What does that mean?

And so that means that the failure rate is much much higher than in other therapeutic areas, the cost then goes up, the amount of time it takes to bring candidates forward goes up — and really that's at the root cause of why development in this area has been so slow and so challenging. As we understand more about the human genome, we get more potential targets almost every day and we're very good at developing drug candidates for those particular targets. It's how complicated and expensive and slow the process of moving those drug candidates forward, and trying to predict which ones will be effective in patients, that's led to the slowness compared to other therapeutic areas.

What is it about this collaboration with Vanderbilt that makes you excited about the possibility of finding new treatments for schizophrenia?

In early development — at the point of identifying these novel targets and identifying novel drug candidates to screen against them — it would be extremely foolish and arrogant to think that you can do that alone, as one company.
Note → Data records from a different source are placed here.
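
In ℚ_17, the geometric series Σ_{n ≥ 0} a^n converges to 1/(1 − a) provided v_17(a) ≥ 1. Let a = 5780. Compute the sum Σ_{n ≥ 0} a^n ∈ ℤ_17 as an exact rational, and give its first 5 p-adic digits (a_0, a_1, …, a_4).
Σ a^n = 1/(1 − a) = -1/5779;  first 5 digits = (1, 0, 3, 1, 9)

v_17(a) = 2 ≥ 1, so the series converges in ℤ_17 to 1/(1 − a) = 1/(1 − 5780) = -1/5779. Expand this rational in ℤ_17: compute digits iteratively via d_i = x_i mod 17, x_{i+1} = (x_i − d_i)/17. The first 5 digits are (1, 0, 3, 1, 9).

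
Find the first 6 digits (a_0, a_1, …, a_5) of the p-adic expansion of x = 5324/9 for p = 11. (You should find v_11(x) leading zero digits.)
(a_0, …, a_5) = (0, 0, 0, 9, 9, 4)

v_11(5324/9) = 3, so a_0 = ... = a_2 = 0. Factor out: x = 11^3 · u with u = 4/9 a unit in ℤ_11. Expand u iteratively via a_{v+i} = u_i mod 11, u_{i+1} = (u_i − a_{v+i})/11:
  u_0 = 4/9;  a_3 = 9;  u_1 = (u_0 − 9)/11 = -7/9
  u_1 = -7/9;  a_4 = 9;  u_2 = (u_1 − 9)/11 = -8/9
  u_2 = -8/9;  a_5 = 4;  u_3 = (u_2 − 4)/11 = -4/9
Digits: (0, 0, 0, 9, 9, 4).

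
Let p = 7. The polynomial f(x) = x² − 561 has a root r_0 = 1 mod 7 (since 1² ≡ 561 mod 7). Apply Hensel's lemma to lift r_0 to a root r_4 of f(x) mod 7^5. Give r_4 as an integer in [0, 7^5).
r_4 = 5328 (mod 16807)

Hensel's recurrence: r_{i+1} = r_i − f(r_i)·(f′(r_i))^{-1} mod 7^{i+2}, with f′(x) = 2x. Iterate:
  r_0 = 1 (mod 7)
  r_1 = 36 (mod 49)
  r_2 = 183 (mod 343)
  r_3 = 526 (mod 2401)
  r_4 = 5328 (mod 16807)
Final: r_4 = 5328, and one checks f(r_4) ≡ 0 mod 7^5.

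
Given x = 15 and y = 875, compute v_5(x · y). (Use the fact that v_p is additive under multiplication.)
v_5(13125) = 4

v_p(x) = 1 (factor: 15 = 5^1 · 3); v_p(y) = 3 (factor: 875 = 5^3 · 7). Additivity: v_p(xy) = v_p(x) + v_p(y) = 1 + 3 = 4. (Direct check: xy = 13125 = 5^4 · (21).)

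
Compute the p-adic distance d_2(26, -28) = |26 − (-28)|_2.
d_2(26, -28) = 1/2

Step 1 — x − y = 26 − (-28) = 54. Step 2 — v_2(54) = 1 (factor: 54 = (2^1 · 27); the sign does not affect v_p). Step 3 — |x − y|_2 = 2^{-1} = 1/2.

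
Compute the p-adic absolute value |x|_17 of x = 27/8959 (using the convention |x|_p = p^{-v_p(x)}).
|27/8959|_17 = 289

Step 1 — compute v_17(x) by factoring powers of 17 out of the numerator and denominator: v_17(27/8959) = -2. Step 2 — apply |x|_p = p^{-v_p(x)} = 17^{2} = 289.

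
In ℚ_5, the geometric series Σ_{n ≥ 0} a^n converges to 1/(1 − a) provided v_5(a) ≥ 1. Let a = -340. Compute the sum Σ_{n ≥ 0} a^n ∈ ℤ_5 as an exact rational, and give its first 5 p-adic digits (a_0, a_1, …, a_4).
Σ a^n = 1/(1 − a) = 1/341;  first 5 digits = (1, 2, 0, 0, 4)

v_5(a) = 1 ≥ 1, so the series converges in ℤ_5 to 1/(1 − a) = 1/(1 − (-340)) = 1/341. Expand this rational in ℤ_5: compute digits iteratively via d_i = x_i mod 5, x_{i+1} = (x_i − d_i)/5. The first 5 digits are (1, 2, 0, 0, 4).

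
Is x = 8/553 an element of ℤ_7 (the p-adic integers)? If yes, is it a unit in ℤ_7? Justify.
x ∉ ℤ_7 (v_7(x) = -1 < 0)

ℤ_7 = {x ∈ ℚ_7 : v_7(x) ≥ 0} and ℤ_7^× = {x ∈ ℤ_7 : v_7(x) = 0}. Here v_7(8/553) = v_7(num) − v_7(den) = -1; compare against these criteria.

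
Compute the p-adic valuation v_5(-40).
v_5(-40) = 1

v_5(n) is the largest exponent k such that 5^k divides n. Factor out: -40 = -5^1 · 8. (Sign doesn't affect v_p.) So v_5(-40) = 1.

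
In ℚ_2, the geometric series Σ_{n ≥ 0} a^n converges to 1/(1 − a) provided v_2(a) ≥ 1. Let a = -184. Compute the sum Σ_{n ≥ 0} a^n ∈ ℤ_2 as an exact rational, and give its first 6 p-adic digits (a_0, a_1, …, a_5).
Σ a^n = 1/(1 − a) = 1/185;  first 6 digits = (1, 0, 0, 1, 0, 0)

v_2(a) = 3 ≥ 1, so the series converges in ℤ_2 to 1/(1 − a) = 1/(1 − (-184)) = 1/185. Expand this rational in ℤ_2: compute digits iteratively via d_i = x_i mod 2, x_{i+1} = (x_i − d_i)/2. The first 6 digits are (1, 0, 0, 1, 0, 0).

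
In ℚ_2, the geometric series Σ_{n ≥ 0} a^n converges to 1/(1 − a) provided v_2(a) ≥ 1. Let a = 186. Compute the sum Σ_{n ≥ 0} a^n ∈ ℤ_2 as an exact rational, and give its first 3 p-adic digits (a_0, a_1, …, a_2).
Σ a^n = 1/(1 − a) = -1/185;  first 3 digits = (1, 1, 1)

v_2(a) = 1 ≥ 1, so the series converges in ℤ_2 to 1/(1 − a) = 1/(1 − 186) = -1/185. Expand this rational in ℤ_2: compute digits iteratively via d_i = x_i mod 2, x_{i+1} = (x_i − d_i)/2. The first 3 digits are (1, 1, 1).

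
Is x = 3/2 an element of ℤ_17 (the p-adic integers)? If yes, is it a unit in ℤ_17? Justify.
x ∈ ℤ_17^× (unit); v_17(x) = 0

ℤ_17 = {x ∈ ℚ_17 : v_17(x) ≥ 0} and ℤ_17^× = {x ∈ ℤ_17 : v_17(x) = 0}. Here v_17(3/2) = v_17(num) − v_17(den) = 0; compare against these criteria.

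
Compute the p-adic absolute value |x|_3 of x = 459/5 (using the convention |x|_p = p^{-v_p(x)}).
|459/5|_3 = 1/27

Step 1 — compute v_3(x) by factoring powers of 3 out of the numerator and denominator: v_3(459/5) = 3. Step 2 — apply |x|_p = p^{-v_p(x)} = 3^{-3} = 1/27.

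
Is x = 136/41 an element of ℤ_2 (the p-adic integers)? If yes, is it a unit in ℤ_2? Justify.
x ∈ ℤ_2 but not a unit; v_2(x) = 3 > 0

ℤ_2 = {x ∈ ℚ_2 : v_2(x) ≥ 0} and ℤ_2^× = {x ∈ ℤ_2 : v_2(x) = 0}. Here v_2(136/41) = v_2(num) − v_2(den) = 3; compare against these criteria.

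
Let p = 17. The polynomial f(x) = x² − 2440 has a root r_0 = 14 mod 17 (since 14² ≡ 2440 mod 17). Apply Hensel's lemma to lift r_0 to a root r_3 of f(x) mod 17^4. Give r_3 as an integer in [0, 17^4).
r_3 = 32297 (mod 83521)

Hensel's recurrence: r_{i+1} = r_i − f(r_i)·(f′(r_i))^{-1} mod 17^{i+2}, with f′(x) = 2x. Iterate:
  r_0 = 14 (mod 17)
  r_1 = 218 (mod 289)
  r_2 = 2819 (mod 4913)
  r_3 = 32297 (mod 83521)
Final: r_3 = 32297, and one checks f(r_3) ≡ 0 mod 17^4.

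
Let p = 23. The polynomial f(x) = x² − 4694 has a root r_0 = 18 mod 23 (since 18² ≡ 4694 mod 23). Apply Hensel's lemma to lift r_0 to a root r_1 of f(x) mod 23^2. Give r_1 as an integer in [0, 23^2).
r_1 = 110 (mod 529)

Hensel's recurrence: r_{i+1} = r_i − f(r_i)·(f′(r_i))^{-1} mod 23^{i+2}, with f′(x) = 2x. Iterate:
  r_0 = 18 (mod 23)
  r_1 = 110 (mod 529)
Final: r_1 = 110, and one checks f(r_1) ≡ 0 mod 23^2.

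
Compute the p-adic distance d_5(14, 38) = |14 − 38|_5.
d_5(14, 38) = 1

Step 1 — x − y = 14 − 38 = -24. Step 2 — v_5(-24) = 0 (factor: -24 = −(5^0 · 24); the sign does not affect v_p). Step 3 — |x − y|_5 = 5^{0} = 1.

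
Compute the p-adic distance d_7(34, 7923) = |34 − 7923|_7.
d_7(34, 7923) = 1/343

Step 1 — x − y = 34 − 7923 = -7889. Step 2 — v_7(-7889) = 3 (factor: -7889 = −(7^3 · 23); the sign does not affect v_p). Step 3 — |x − y|_7 = 7^{-3} = 1/343.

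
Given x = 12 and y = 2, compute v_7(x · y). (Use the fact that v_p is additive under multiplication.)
v_7(24) = 0

v_p(x) = 0 (factor: 12 = 7^0 · 12); v_p(y) = 0 (factor: 2 = 7^0 · 2). Additivity: v_p(xy) = v_p(x) + v_p(y) = 0 + 0 = 0. (Direct check: xy = 24 = 7^0 · (24).)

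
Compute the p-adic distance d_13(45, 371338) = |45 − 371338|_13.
d_13(45, 371338) = 1/371293

Step 1 — x − y = 45 − 371338 = -371293. Step 2 — v_13(-371293) = 5 (factor: -371293 = −(13^5 · 1); the sign does not affect v_p). Step 3 — |x − y|_13 = 13^{-5} = 1/371293.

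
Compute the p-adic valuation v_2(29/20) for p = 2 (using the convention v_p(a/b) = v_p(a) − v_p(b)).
v_2(29/20) = -2

Factor powers of 2 from the numerator and denominator of the reduced fraction: 29 = 2^0 · 29 and 20 = 2^2 · 5. Apply v_p(a/b) = v_p(a) − v_p(b): v_2(29/20) = 0 − 2 = -2.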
So part of our early strategy is that we're always out there looking for very early collaborations and opportunities to partner with other companies or with academic groups to take advantage of the fact that, although we have our own brilliant scientists working on developing novel drug candidates, we don't think we can do it alone.

Vanderbilt has been a leader in doing some of the work of target identification, identifying these targets and developing drug candidates even that used to be the sole domain of pharmaceutical companies. They identified this very promising looking candidate and so we wanted to partner with them in moving it forward toward clinical development. And the partnership itself is not just this molecule. We've entered into a partnership with them to collaborate on future compounds that they may come across or invent.

How would this compound work?

I am forbidden from describing the exact mechanism of action but I would tell you that it still works by affecting dopamine. Most current drugs block dopamine receptors — in fact, all current drugs block dopamine receptors in the brain. So it still works through the dopamine system but it modulates the release of dopamine rather than blocking it. And that's as much as I can say.